The two groups were similar in terms of age (average age, early 60s) and sex (slightly more females than males in both groups). No restrictions were placed on an individual’s activity or exercise while being monitored.

Overall heart rate was generally higher among the Parkinson’s patients, though the researchers noted that both groups were within normal ranges.

To assess HRV, the team calculated the standard deviation of normal R-R intervals (SDNN) and coefficient of variation of R-R intervals (CVRR) for every 100 consecutive heart beats. Conceptually, SDNN and CVRR are statistical measures of how much change there is from one heartbeat to the next, in terms of the specific timing of heart contractions.

Of note, while heart rate is the average number of heart beats per minute, heart rate variability is the small difference between each beat. Heart rate variability is calculated based on R-R intervals, which average the difference — the time that passes in milliseconds (ms) — between each successive heart beat.

Both the average SDNN and CVRR were significantly lower in people with Parkinson’s than in controls: 4.4 vs. 9.5 ms and 0.65% vs. 1.15%, respectively.

“Our assessment method was effective in detecting decreased HRV in patients” with Parkinson’s, the researchers wrote.

“Given its easy applicability and non-invasiveness, wearable sensors are also suitable for screening subjects at high risk” for Parkinson’s, they added.

Distinguishing those with Parkinson’s

The team then used a statistical test called area under the receiver operating characteristic curve, or AUC, to assess whether these HRV-related parameters could distinguish between people with or without Parkinson’s. AUC values can range from 0.5 to 1, with higher values indicating a better ability to differentiate between two groups.

The best distinguishing ability was achieved using the minimum values of SDNN and CVRR, with an AUC of 0.9 for both HRV-related measures.

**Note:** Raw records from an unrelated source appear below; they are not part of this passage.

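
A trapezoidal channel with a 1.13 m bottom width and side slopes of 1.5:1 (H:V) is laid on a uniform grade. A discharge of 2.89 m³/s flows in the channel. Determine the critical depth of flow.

At critical depth, Q² T / (g A³) = 1, i.e. A³/T = Q²/g = 2.89²/9.81 = 0.8514.
Try y = 0.804 m: A³/T = 1.87 — too large.
Try y = 0.488 m: A³/T = 0.2892 — too small.
Try y = 0.654 m: A³/T = 0.8511 — matches.

y_c = 0.654 m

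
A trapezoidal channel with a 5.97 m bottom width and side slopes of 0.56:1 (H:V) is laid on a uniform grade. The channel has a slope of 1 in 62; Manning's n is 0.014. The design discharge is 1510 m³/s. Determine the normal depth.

y_n = 7.44 m

Manning's equation rearranged: A R^(2/3) = nQ / (1·√S) = 0.014 × 1510 / (√0.01613) = 166.5.
Try y = 9.26 m: A R^(2/3) = 251.5 — too large.
Try y = 6.2 m: A R^(2/3) = 119.1 — too small.
Try y = 7.44 m: A R^(2/3) = 166.3 — ≈ 166.5.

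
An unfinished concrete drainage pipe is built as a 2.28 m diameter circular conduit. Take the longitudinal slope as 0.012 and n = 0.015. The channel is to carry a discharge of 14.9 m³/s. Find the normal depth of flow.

y_n = 1.44 m

Manning's equation rearranged: A R^(2/3) = nQ / (1·√S) = 0.015 × 14.9 / (√0.012) = 2.04.
At y = 1.22 m: A R^(2/3) = 1.572 — short.
At y = 1.44 m: A R^(2/3) = 2.037 — close enough.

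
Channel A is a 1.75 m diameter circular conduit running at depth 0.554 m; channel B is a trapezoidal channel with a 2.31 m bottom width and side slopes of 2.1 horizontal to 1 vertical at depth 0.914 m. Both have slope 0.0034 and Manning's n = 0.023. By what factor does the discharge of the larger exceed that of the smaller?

Channel A: For a circular section of diameter D = 1.75 m at depth y = 0.554 m, the central angle is θ = 2 arccos(1 − 2y/D) = 2.39 rad. Then A = (D²/8)(θ − sin θ) = 0.6538 m² and P = Dθ/2 = 2.092 m. Hydraulic radius R = A/P = 0.6538/2.092 = 0.3126 m. Q_A = (1/0.023)·0.6538·0.3126^(2/3)·√0.0034 = 0.7634 m³/s.
Channel B: With bottom width b = 2.31 m and side slope z = 2.1: A = (b + zy)y = (2.31 + 2.1×0.914)×0.914 = 3.866 m²; P = b + 2y√(1+z²) = 2.31 + 2×0.914×2.326 = 6.562 m. Hydraulic radius R = A/P = 3.866/6.562 = 0.5891 m. Q_B = (1/0.023)·3.866·0.5891^(2/3)·√0.0034 = 6.887 m³/s.
The larger discharge is 6.887 m³/s and the smaller is 0.7634 m³/s; the ratio is 9.02.

9.02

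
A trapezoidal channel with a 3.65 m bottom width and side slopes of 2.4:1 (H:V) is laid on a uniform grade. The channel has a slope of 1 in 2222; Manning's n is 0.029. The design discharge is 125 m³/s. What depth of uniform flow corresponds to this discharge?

y_n = 5.29 m

Manning's equation rearranged: A R^(2/3) = nQ / (1·√S) = 0.029 × 125 / (√0.00045) = 170.9.
Try y = 4.09 m: A R^(2/3) = 93.45 — short.
Try y = 6.06 m: A R^(2/3) = 236.2 — over.
Try y = 5.29 m: A R^(2/3) = 170.8 — ≈ 170.9.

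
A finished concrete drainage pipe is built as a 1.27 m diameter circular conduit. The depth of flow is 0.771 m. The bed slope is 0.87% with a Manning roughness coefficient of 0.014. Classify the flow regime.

For a circular section of diameter D = 1.27 m at depth y = 0.771 m, the central angle is θ = 2 arccos(1 − 2y/D) = 3.573 rad. Then A = (D²/8)(θ − sin θ) = 0.8048 m² and P = Dθ/2 = 2.269 m.
Hydraulic radius R = A/P = 0.8048/2.269 = 0.3547 m.
V = (1/n) R^(2/3) √S = (1/0.014) × 0.3547^(2/3) × √0.0087 = 3.338 m/s. Hydraulic depth D_h = A/T = 0.8048/1.241 = 0.6487 m.
Froude number Fr = V/√(g·D_h) = 3.338/√(9.81×0.6487) = 1.32, which is greater than 1, so the flow is supercritical.

supercritical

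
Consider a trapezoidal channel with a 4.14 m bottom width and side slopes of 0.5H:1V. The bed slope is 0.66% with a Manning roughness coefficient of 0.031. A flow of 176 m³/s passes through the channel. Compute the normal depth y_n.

y_n = 5.55 m

Manning's equation rearranged: A R^(2/3) = nQ / (1·√S) = 0.031 × 176 / (√0.0066) = 67.16.
Trying y = 6.97 m: A R^(2/3) = 102.9 — over.
Trying y = 4.79 m: A R^(2/3) = 51.46 — short.
Trying y = 5.55 m: A R^(2/3) = 67.24 — ≈ 67.16.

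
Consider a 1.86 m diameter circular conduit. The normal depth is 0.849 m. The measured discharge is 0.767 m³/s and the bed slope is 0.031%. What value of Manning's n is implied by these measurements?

n = 0.016

For a circular section of diameter D = 1.86 m at depth y = 0.849 m, the central angle is θ = 2 arccos(1 − 2y/D) = 2.967 rad. Then A = (D²/8)(θ − sin θ) = 1.208 m² and P = Dθ/2 = 2.759 m.
Hydraulic radius R = A/P = 1.208/2.759 = 0.4378 m.
Rearranging Manning's equation: n = (1/Q) A R^(2/3) S^(1/2) = (1/0.767) × 1.208 × 0.4378^(2/3) × √0.00031 = 0.016.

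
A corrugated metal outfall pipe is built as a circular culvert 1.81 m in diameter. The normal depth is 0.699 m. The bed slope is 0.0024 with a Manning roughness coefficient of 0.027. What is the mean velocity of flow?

For a circular section of diameter D = 1.81 m at depth y = 0.699 m, the central angle is θ = 2 arccos(1 − 2y/D) = 2.682 rad. Then A = (D²/8)(θ − sin θ) = 0.9169 m² and P = Dθ/2 = 2.427 m.
Hydraulic radius R = A/P = 0.9169/2.427 = 0.3777 m.
From Manning's equation, V = (1/n) R^(2/3) S^(1/2) = (1/0.027) × 0.3777^(2/3) × 0.0024^(1/2) = 0.948 m/s.

V = 0.948 m/s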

“Although we detected decreased HRV parameters in [Parkinson’s] by evaluating the entire record for approximately 24 h[ours], we found that extracting the minimum or relatively low (the first decile in this study) values of HRV parameters in selected sections resulted in better discrimination” between people with or without Parkinson’s, the researchers concluded.

The scientists noted this study is limited by its small size and by HRV measures taken over one day. They stressed that further investigation is needed to validate these results and confirm the reproducibility of HRV measures assessed using wearable sensors.

To determine its applicability for early diagnosis, “our wearable sensor-based analysis should also be tested in subjects at the prodromal stage” of Parkinson’s, the researchers added.